The Cooperative Difference

Power poles along a road

Being a member of a cooperative has multiple benefits and advantages. A cooperative is owned by the members it serves. A cooperative is governed by a board of directors that are members themselves, and elected by the members, to serve as trustees of the cooperative. Other investor-owned utilities have shareholders to manage profits and are often headquartered far away. Locally owned and operated, co-op employees are immediately ready to serve members and offer easy accessibility. A co-op’s responsibility and sole intent of the utility is to serve the best interest of its members in the most efficient and effective manner. Cooperatives share the common values of Innovation, Accountability, Integrity, and Commitment to Community.

Cooperatives are not-for-profit businesses and exist solely to serve members. Our rates cover the cost of doing business and are not marked up to generate a profit. Mohave’s goal is to provide reliable electric service with the highest level of customer service.
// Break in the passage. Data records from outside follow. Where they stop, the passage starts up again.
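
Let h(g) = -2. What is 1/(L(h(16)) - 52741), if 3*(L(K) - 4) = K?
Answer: -3/158213 ≈ -1.8962e-5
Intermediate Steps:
L(K) = 4 + K/3
1/(L(h(16)) - 52741) = 1/((4 + (⅓)*(-2)) - 52741) = 1/((4 - ⅔) - 52741) = 1/(10/3 - 52741) = 1/(-158213/3) = -3/158213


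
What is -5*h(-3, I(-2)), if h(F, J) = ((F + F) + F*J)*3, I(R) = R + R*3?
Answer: -270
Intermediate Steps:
I(R) = 4*R (I(R) = R + 3*R = 4*R)
h(F, J) = 6*F + 3*F*J (h(F, J) = (2*F + F*J)*3 = 6*F + 3*F*J)
-5*h(-3, I(-2)) = -15*(-3)*(2 + 4*(-2)) = -15*(-3)*(2 - 8) = -15*(-3)*(-6) = -5*54 = -270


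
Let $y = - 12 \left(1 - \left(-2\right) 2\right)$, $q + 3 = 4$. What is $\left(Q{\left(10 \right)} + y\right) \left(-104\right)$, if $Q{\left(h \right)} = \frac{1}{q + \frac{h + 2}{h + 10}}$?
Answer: $6175$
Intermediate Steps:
$q = 1$ ($q = -3 + 4 = 1$)
$y = -60$ ($y = - 12 \left(1 - -4\right) = - 12 \left(1 + 4\right) = \left(-12\right) 5 = -60$)
$Q{\left(h \right)} = \frac{1}{1 + \frac{2 + h}{10 + h}}$ ($Q{\left(h \right)} = \frac{1}{1 + \frac{h + 2}{h + 10}} = \frac{1}{1 + \frac{2 + h}{10 + h}}$)
$\left(Q{\left(10 \right)} + y\right) \left(-104\right) = \left(\frac{10 + 10}{2 \left(6 + 10\right)} - 60\right) \left(-104\right) = \left(\frac{1}{2} \cdot \frac{1}{16} \cdot 20 - 60\right) \left(-104\right) = \left(\frac{5}{8} - 60\right) \left(-104\right) = \left(- \frac{475}{8}\right) \left(-104\right) = 6175$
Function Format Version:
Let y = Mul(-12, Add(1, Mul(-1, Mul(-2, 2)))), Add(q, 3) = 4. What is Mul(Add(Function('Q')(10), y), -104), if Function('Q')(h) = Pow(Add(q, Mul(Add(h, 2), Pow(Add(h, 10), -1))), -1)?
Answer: 6175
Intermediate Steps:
q = 1 (q = Add(-3, 4) = 1)
y = -60 (y = Mul(-12, Add(1, Mul(-1, -4))) = Mul(-12, Add(1, 4)) = Mul(-12, 5) = -60)
Function('Q')(h) = Pow(Add(1, Mul(Pow(Add(10, h), -1), Add(2, h))), -1) (Function('Q')(h) = Pow(Add(1, Mul(Add(h, 2), Pow(Add(h, 10), -1))), -1) = Pow(Add(1, Mul(Add(2, h), Pow(Add(10, h), -1))), -1) = Pow(Add(1, Mul(Pow(Add(10, h), -1), Add(2, h))), -1))
Mul(Add(Function('Q')(10), y), -104) = Mul(Add(Mul(Rational(1, 2), Pow(Add(6, 10), -1), Add(10, 10)), -60), -104) = Mul(Add(Mul(Rational(1, 2), Pow(16, -1), 20), -60), -104) = Mul(Add(Mul(Rational(1, 2), Rational(1, 16), 20), -60), -104) = Mul(Add(Rational(5, 8), -60), -104) = Mul(Rational(-475, 8), -104) = 6175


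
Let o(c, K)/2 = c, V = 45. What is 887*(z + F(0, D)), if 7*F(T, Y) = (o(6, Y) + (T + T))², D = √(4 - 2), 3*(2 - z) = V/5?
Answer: 121519/7 ≈ 17360.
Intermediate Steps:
o(c, K) = 2*c
z = -1 (z = 2 - 15/5 = 2 - ⅓*9 = 2 - 3 = -1)
D = √2 ≈ 1.4142
F(T, Y) = (12 + 2*T)²/7 (F(T, Y) = (2*6 + (T + T))²/7 = (12 + 2*T)²/7)
887*(z + F(0, D)) = 887*(-1 + 4*(6 + 0)²/7) = 887*(-1 + (4/7)*6²) = 887*(-1 + (4/7)*36) = 887*(-1 + 144/7) = 887*(137/7) = 121519/7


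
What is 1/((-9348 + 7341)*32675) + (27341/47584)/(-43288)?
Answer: -1795047736417/135080119605715200 ≈ -1.3289e-5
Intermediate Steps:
1/((-9348 + 7341)*32675) + (27341/47584)/(-43288) = (1/32675)/(-2007) + (27341*(1/47584))*(-1/43288) = -1/2007*1/32675 + (27341/47584)*(-1/43288) = -1/65578725 - 27341/2059816192 = -1795047736417/135080119605715200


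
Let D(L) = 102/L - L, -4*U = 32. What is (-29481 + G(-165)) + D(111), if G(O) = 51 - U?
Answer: -1092687/37 ≈ -29532.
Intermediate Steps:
U = -8 (U = -¼*32 = -8)
G(O) = 59 (G(O) = 51 - 1*(-8) = 51 + 8 = 59)
D(L) = -L + 102/L
(-29481 + G(-165)) + D(111) = (-29481 + 59) + (-1*111 + 102/111) = -29422 + (-111 + 102*(1/111)) = -29422 + (-111 + 34/37) = -29422 - 4073/37 = -1092687/37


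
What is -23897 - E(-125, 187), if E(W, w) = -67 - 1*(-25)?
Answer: -23855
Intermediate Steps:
E(W, w) = -42 (E(W, w) = -67 + 25 = -42)
-23897 - E(-125, 187) = -23897 - 1*(-42) = -23897 + 42 = -23855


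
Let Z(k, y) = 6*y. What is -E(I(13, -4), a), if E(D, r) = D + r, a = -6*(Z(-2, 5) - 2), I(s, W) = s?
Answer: 155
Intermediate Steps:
a = -168 (a = -6*(6*5 - 2) = -6*(30 - 2) = -6*28 = -168)
-E(I(13, -4), a) = -(13 - 168) = -1*(-155) = 155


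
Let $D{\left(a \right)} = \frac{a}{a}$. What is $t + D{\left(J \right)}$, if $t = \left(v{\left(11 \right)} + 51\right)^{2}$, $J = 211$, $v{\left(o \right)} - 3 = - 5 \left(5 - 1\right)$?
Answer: $1157$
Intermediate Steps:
$v{\left(o \right)} = -17$ ($v{\left(o \right)} = 3 - 5 \left(5 - 1\right) = 3 - 20 = -17$)
$t = 1156$ ($t = \left(-17 + 51\right)^{2} = 34^{2} = 1156$)
$D{\left(a \right)} = 1$
$t + D{\left(J \right)} = 1156 + 1 = 1157$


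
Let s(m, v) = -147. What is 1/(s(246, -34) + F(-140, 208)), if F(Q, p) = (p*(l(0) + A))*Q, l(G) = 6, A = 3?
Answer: -1/262227 ≈ -3.8135e-6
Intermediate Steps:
F(Q, p) = 9*Q*p (F(Q, p) = (p*(6 + 3))*Q = (p*9)*Q = (9*p)*Q = 9*Q*p)
1/(s(246, -34) + F(-140, 208)) = 1/(-147 + 9*(-140)*208) = 1/(-147 - 262080) = 1/(-262227) = -1/262227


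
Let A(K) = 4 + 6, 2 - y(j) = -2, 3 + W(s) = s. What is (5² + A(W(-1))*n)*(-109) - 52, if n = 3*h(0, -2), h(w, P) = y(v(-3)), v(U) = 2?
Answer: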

The cooperative difference is about understanding our responsibility to our members.

If you are interested in registering to vote and furthering your engagement with cooperatives, visit the Co-ops Vote website.

MEC’s Commitment to Community

Co-ops and their employees support local causes through charitable contributions, volunteerism, and other activities that make a positive difference. At Mohave Electric, our community commitment is an integral part of where we work, what we do, and why we do it. We support education, health care, economic development, and other areas that contribute to quality of life in our community.

For more than six decades, Mohave Electric has been providing our members with the highest possible service at the lowest possible cost consistent with sound business principles. Our members are our highest priority, and we are working hard to make a difference for you.

Learn more about the Cooperative Difference on the Touchstone Energy website.

The 7 Cooperative Principles

Voluntary and Open Membership

Cooperatives are voluntary organizations, open to all persons able to use their services and willing to accept the responsibilities of membership, without gender, social, racial, political or religious discrimination.

Democratic Member Control

Cooperatives are democratic organizations controlled by their members, who actively participate in setting policies and making decisions. The elected representatives are accountable to the membership. In primary cooperatives, members have equal voting rights (one member, one vote) and cooperatives at other levels are organized in a democratic manner.

Members’ Economic Participation

Members contribute equitably to, and democratically control, the capital of their cooperative. At least part of that capital is usually the common property of the cooperative. Members usually receive limited compensation, if any, on capital subscribed as a condition of membership. Members allocate surpluses for any or all of the following purposes: developing the cooperative, possibly by setting up reserves, part of which at least would be indivisible; benefiting members in proportion to their transactions with the cooperative; and supporting other activities approved by the membership.

Autonomy and Independence

Cooperatives are autonomous, self-help organizations controlled by their members. If they enter into agreements with other organizations, including governments, or raise capital from external sources, they do so on terms that ensure democratic control by their members and maintain their cooperative autonomy.

Education, Training, and Information

Cooperatives provide education and training for their members, elected representatives, managers and employees so they can contribute effectively to the development of their cooperatives. They inform the general public, particularly young people and opinion leaders, about the nature and benefits of cooperation.

Cooperation Among Cooperatives

Cooperatives serve their members most effectively and strengthen the cooperative movement by working together through local, national, regional and international structures.

Concern for Community

While focusing on member needs, cooperatives work for the sustainable development of their communities through policies accepted by their members.